The lamplighter who lit the early gas street lamps
The lamplighter’s job was to go round the streets of an evening to light the street lamps. This was in past times when they were lit by gas. In the mornings he had to go round again to put the lights out. This page explores details of his work, and is brought to life with contributions from people who were alive at the time and watched him at his work.
When I was a child in the early 1900s, the street lamps, being powered by gas, had to be lit by hand gas street lamps.
Every evening the lamplighter used to come along on his bicycle to light the street lamps, carrying his ladder over his shoulder. It was a wooden ladder which must have been very heavy, unlike the aluminium ones of later years. I often wonder now how long it took him to do his rounds and how large his rounds were.
How the lamplighter lit the streetlamps
As well as the ladder, the lamplighter carried a pole with an ignition lamp and hook at the top. He used the hook to pull open the lamp window, pull down one of the chains to open the gas supply and he used the lamp on the pole to light the gas.
There were horizontal bars near the tops of the street lamps for the lamplighter to lean his ladder against when he needed to go up to check inside the streetlamp. His ladder was pointed at the top to fit into the width of a bar.
Once one streetlight was lit, he moved on to the next one.
The lamplighter's pole
The lamplighter's pole was also known as his lighting stick.
The top end of the lamplighter’s pole had a rounded point to push open the panel and permit the chain/lever to be pulled to turn on the gas.
The lamplighter's ignition
Lamplighters generally used ignition lights or lighting sticks that were an open flame running on calcium carbide and mounted at the top of their poles. Calcium carbinde generates inflammable acetylene gas when water is added. The flame jet is almost impossible to blow out and was used for miner's lamps in mines.
I think that the reservoir of wet calcium carbide in the lamplighter's lamp was big enough to last the full shift. The flame looked about 3-4 cm high, but it could easily be adjusted by a valve knob.
The lamplighter carried the ignition light throughout his round. It did not go out until the end of his shift when he would unscrew the filling cap of the reservoir and pour the contents into a street drain.
My memory is that streetlamps were lit before dusk had fully fallen. As a kid I never saw the morning round to extinguish flames but obviously there would be no need for a flame from his pole, just the pole to push open the streetlamp and move the lever or pull the chain. I’m guessing that this would be done after dawn had come enough to see around.
The lamplighter's ladder
Use of the ladder
My memory says that the lamplighter only needed the ladder occasionally when the streetlight didn't light at the first bidding - possibly because it needed a replacement mantle.

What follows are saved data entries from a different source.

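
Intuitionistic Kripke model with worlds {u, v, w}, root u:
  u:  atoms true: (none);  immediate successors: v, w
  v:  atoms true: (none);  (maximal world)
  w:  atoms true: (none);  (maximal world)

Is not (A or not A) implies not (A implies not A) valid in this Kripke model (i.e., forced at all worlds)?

u forces not (A or not A) implies not (A implies not A) vacuously: no world accessible from u forces the antecedent not (A or not A).
Since the root u forces not (A or not A) implies not (A implies not A) and forcing is persistent (monotone upward), every world forces it.

Yes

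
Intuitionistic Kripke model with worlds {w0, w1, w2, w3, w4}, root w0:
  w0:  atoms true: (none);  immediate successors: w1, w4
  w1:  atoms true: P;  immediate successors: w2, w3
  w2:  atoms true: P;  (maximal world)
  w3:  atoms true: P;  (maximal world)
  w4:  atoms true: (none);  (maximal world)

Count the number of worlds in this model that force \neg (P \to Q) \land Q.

0

w0: does not force it — w0 \nVdash \neg (P \to Q) \land Q since w0 fails \neg (P \to Q).
w1: does not force it.
w2: does not force it.
w3: does not force it.
w4: does not force it.
Worlds forcing the formula: { }.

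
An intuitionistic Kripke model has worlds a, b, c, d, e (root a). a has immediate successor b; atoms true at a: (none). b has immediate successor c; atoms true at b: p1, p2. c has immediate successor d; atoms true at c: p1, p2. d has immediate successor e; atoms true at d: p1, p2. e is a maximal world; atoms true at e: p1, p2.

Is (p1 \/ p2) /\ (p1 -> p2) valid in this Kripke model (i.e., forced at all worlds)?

Not every world: a ||-/- (p1 \/ p2) /\ (p1 -> p2).
a ||-/- (p1 \/ p2) /\ (p1 -> p2) since a fails p1 \/ p2.

No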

If it worked fine, he did everything from pavement level usng his pole; if it didn't light, he needed the ladder for closer inspection or maintenance.
Description of the ladder
My memory from the 1940s is that the ladder was wooden and tapered to a point at the top, probably better to fit against the bars of the lamppost and to cut down weight. The lamplighter carried his ladder on his shoulder as he walked between the street lamps.
At home my family had a strange shaped ladder which tapered to a point. Now, reading this page, I know the explanation: In the 1940s and early 1950s my father was a lamplighter in West Hartlepool (just Hartlepool nowadays). When the lamps went over to electricity later in the 1950s, the ladder was probably surplus to requirements and was given away.
Similar pointed ladders used to be common in orchards because the pointed tops could more easily poke through the branches of the trees.
The lamplighter's bicycle
Every evening just before it got dark, a lamplighter on a bicycle came to turn on our streetlamps. He arrived with one hand holding a wooden pole and ladder over his shoulder, the other hand steering the bicycle. He would stop at each lamppost and reach up with his pole to turn on the gas. He would insert the pole into the vent at the bottom of the glass case and push a lever into the 'on' position. (Some lamps had a chain instead of a lever and a pilot light.)
In the morning the whole process had to be repeated to turn the light off. Very labour intensive.
Looking at images of lamplighters it is obvious that gas streetlights came in many shapes and sizes.
There were many different styles of street lamps, some with a bottom opening access panel which closed by gravity, some needing one of the big side panels to be swung open.
It follows that the poles and ladders also varied according to the heights and types of access to the interior. Where I lived, and probably widely elsewhere, the streetlights were just high enough to prevent easy access from the public while providing enough light to spread at halfway or so to the next streetlight. This allowed a more easily carried short ladder and pole to be used, making the work easier for the lamplighter and so improving his productivity.
I'm not sure whether burst gas mantles were exchanged by the lamplighter 'on the fly' or were noted for later daylight replacement.
Poem about the lamplighter, Leerie
This poem is a child's view of a lamplighter who he called Leerie which I understand was a common name for a lamplighter, particularly in Scotland. It was brought to my attention by Marilyn Davis.
Robert Louis Stevenson
'The Lamplighter' in
A Child's Garden of Verses
The end of lamplighters
Lamplighters ceased to be features on the streets when clockwork timers were installed. These lit the lamps and turned them off automatically.